I also don’t think it’s at all obvious that ThermodynamicBot designs are necessarily capability-limited. It makes a lot of sense to integrate planning very closely with the world model. Might be worth betting on the direction of future RL research here if we can set sufficiently objective resolution criteria? In any case, I do think this counts as some progress in this discussion, since we’ve found an example of an agent that we both agree your argument doesn’t apply to.
Comments on PolicyGradientBot vs ActorCriticBot
In my view, there’s kind of a huge gulf between PolicyGradientBot and ActorCriticBot, where the gradients flowing backwards into ActorCriticBot’s actor end up carrying a lot of information. This allows for much better performance, and in particular much better sample efficiency, at the cost that some of the information is about weaknesses in ActorCriticBot’s critic.
To take a particular example, if the critic overvalues blue diamonds, then gradients flowing into the actor are going to be steeper for actions that obtain blue diamonds. Then in a new environment where there’s a bucket of blue paint sitting in the corner, it seems reasonable to expect that the actor might try to use that bucket to paint diamonds blue, at least assuming it’s sufficiently intelligent and flexible.

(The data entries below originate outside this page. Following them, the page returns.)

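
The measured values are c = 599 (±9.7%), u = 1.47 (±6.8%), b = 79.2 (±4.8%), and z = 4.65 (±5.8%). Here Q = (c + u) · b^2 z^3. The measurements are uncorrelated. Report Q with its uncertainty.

Let w = c + u = 600. δw = √(δc² + δu²) = √(3380 + 0.00999) = 58.1, so δw/w = 0.0968.
Q is then a monomial in w, b, z:
δQ/Q = √((δw/w)² + (2·δb/b)² + (3·δz/z)²) = √(0.00936 + 0.00922 + 0.0303) = 0.221
Q = 3.79e+08, so δQ = 0.221 × 3.79e+08 = 8.37e+07.

(3.79 ± 0.837) × 10^8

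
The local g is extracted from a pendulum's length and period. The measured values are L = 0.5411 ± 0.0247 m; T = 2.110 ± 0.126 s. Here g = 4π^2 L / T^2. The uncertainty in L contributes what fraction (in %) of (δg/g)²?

(δg/g)² = (1·δL/L)² + (-2·δT/T)²
  L term: (1×0.0456)² = 0.00208
  T term: (-2×0.0597)² = 0.0143
Total = 0.0163. Share from L = 0.00208/0.0163 = 0.127.

12.7%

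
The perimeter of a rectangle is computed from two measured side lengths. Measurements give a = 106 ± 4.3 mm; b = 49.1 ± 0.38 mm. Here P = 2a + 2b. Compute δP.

P is a linear combination, so absolute uncertainties add in quadrature:
  (2·δa)² = 74.0;  (2·δb)² = 0.578
δP = √(74.5) = 8.63 mm

8.63 mm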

For PolicyGradientBot on the other hand, while it could still result in alignment failures, it seems much more like we’re just directly training a policy. But PolicyGradientBot is very slow when it comes to sample efficiency.
WRT other algorithms like temporal difference learning that lie kind of in between PolicyGradientBot and ActorCriticBot, I think the question of what happens for ActorCriticBot is already a crux in this discussion, but feel free to add more bot types if you think it would be useful.
Is ActorCriticBot robust?
Again, I’m not saying a brute force search over plans is being done here, but I’d generally expect that what the actor is doing is very strongly linked to what the critic values, and I’d say it’s very likely that the Actor has lots of components inside of it roughly related to the question “what is the critic going to think about this situation?” For example, if the critic consistently overvalues blue, then I’d predict that the actor has lots of circuits inside of it related to blueness. Do you disagree with this?
Obviously the actor’s ideas of what’s good aren’t going to be perfectly faithful to the critic: There will exist some adversarial plans that the actor just isn’t going to generate, but again the question is: Why should we be so lucky that the errors we’re making exactly cancel out? I don’t see any reason to expect that the actor’s imperfect approximation of the critic and critic’s imperfect approximation of our true desires should cancel out so well that the actor never generates any adversarial plans at all.